My favorite pairing in this story was Will and Roan. I have no idea what happens to Will after he comes out, although I am glad that he did. Will and Roan were such a nice aspect to this story.
People fricken die in this book! I don’t feel like it was talked about enough (or that it was very fair because now a certain Fae is sad and mate-less). I have no idea if that Fae ever moved on or what became of them.
What happened to Creed? He was so cool in the first book, but this story has him following Lily around like a puppy. He really looses his identity in this story. I still root for them, but I wish he had more action scenes in this story. Also, neither of these books show Creed “performing” in any scene.

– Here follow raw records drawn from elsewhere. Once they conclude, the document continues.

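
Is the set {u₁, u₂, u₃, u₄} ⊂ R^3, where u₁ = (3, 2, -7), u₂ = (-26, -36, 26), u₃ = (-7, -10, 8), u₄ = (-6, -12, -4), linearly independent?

linearly dependent

There are 4 vectors in a 3-dimensional space, so they cannot be linearly independent.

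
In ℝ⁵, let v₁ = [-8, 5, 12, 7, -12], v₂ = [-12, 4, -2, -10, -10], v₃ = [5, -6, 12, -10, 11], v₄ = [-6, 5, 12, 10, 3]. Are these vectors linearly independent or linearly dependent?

Place the vectors as rows of a 4×5 matrix and reduce to echelon form.
The reduction yields 4 nonzero rows, so the rank is 4.
Since rank = 4 (the number of vectors), the set is linearly independent.

linearly independent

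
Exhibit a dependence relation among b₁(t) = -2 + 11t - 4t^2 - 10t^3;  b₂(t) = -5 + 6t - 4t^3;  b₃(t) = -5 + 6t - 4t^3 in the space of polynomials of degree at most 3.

b₂ - b₃ = 0

Write each element as a vector in ℝ⁴ using {1, t, …, t^3}.
Write the vectors as columns of a matrix and find a nonzero vector in its null space.
One solution (up to scaling) is (0, 1, -1).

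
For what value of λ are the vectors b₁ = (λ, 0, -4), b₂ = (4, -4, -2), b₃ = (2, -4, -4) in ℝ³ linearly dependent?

Dependence holds iff the 3×3 matrix [b₁ b₂ b₃] is singular.
The determinant works out to 8*λ + 32.
Setting this to zero gives λ = -4.

λ = -4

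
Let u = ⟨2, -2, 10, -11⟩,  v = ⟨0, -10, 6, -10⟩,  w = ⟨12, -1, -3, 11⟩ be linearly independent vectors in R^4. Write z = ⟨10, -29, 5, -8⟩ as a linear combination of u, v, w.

z = -u + 3v + w

Write z = a₁u + … + a₃w and equate components.
The system has the unique solution (a₁, a₂, a₃) = (-1, 3, 1).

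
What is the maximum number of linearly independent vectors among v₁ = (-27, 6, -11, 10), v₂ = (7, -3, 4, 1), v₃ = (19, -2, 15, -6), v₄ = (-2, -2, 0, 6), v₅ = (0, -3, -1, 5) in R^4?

Form the matrix with v₁, v₂, v₃, v₄, v₅ as columns and reduce.
The echelon form has 3 nonzero rows, so the rank is 3.
(With 5 elements in a 4-dimensional space the rank is at most 4.)

3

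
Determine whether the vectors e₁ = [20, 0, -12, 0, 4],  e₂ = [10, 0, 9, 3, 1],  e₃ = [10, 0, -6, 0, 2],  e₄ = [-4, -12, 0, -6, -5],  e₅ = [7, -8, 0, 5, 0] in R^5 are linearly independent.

One vector is a scalar multiple of another, so the set is dependent.

linearly dependent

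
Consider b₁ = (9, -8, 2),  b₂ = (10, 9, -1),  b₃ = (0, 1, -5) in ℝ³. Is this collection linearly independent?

linearly independent

Place the vectors as rows of a 3×3 matrix and reduce to echelon form.
The reduction yields 3 nonzero rows, so the rank is 3.
Since rank = 3 (the number of vectors), the set is linearly independent.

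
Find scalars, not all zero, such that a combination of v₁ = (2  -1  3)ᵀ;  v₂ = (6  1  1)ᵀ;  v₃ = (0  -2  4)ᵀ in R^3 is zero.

3v₁ - v₂ - 2v₃ = 0

Solve the homogeneous system with v₁, v₂, v₃ as columns by row-reducing the coefficient matrix.
One solution (up to scaling) is (3, -1, -2).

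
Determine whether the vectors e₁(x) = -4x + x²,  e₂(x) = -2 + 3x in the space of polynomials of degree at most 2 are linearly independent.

Take coordinates with respect to the standard basis {1, x, x²}.
Row-reduce the matrix whose columns are e₁, e₂.
The reduction yields 2 nonzero rows, so the rank is 2.
Since rank = 2 (the number of vectors), the set is linearly independent.

linearly independent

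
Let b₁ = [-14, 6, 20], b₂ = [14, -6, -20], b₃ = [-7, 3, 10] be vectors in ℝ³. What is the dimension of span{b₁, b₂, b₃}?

1

Form the matrix with b₁, b₂, b₃ as columns and reduce.
The echelon form has 1 nonzero row, so the rank is 1.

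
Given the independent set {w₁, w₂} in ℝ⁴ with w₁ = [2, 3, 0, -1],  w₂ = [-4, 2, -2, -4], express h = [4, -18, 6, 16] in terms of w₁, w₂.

Solve the system with w₁, w₂ as columns and h as the right-hand side.
The system has the unique solution (c₁, c₂) = (-4, -3).

h = -4w₁ - 3w₂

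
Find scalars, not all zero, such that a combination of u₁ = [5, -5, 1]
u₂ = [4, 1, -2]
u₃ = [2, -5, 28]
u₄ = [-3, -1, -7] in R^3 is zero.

Solve the homogeneous system with u₁, u₂, u₃, u₄ as columns by row-reducing the coefficient matrix.
One solution (up to scaling) is (1, -3, -1, -3).

u₁ - 3u₂ - u₃ - 3u₄ = 0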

I still don’t understand what he is famous for.
Violet was such a scene stealer in this book, but in the best way. I almost think she didn’t get enough credit or attention in this story. I was so curious about Violet and Erik but in the end I was denied this ship.
Elidih, who I never even mentioned in my review for book one, plays a really important role in this story. Her role as being even more connected to the Hidden World then Lily left me pretty confused. She also has this whole relationship with Torquil, her best childhood friend. Torquil is related to Rhys who is Zephyrs real father. So all these characters connect in a fun way.
This book is still lacking on those descriptive details that set the scenes for me. I guess descriptions aren’t this author’s thing. That’s too bad because I would like to explore more Fae stories by her.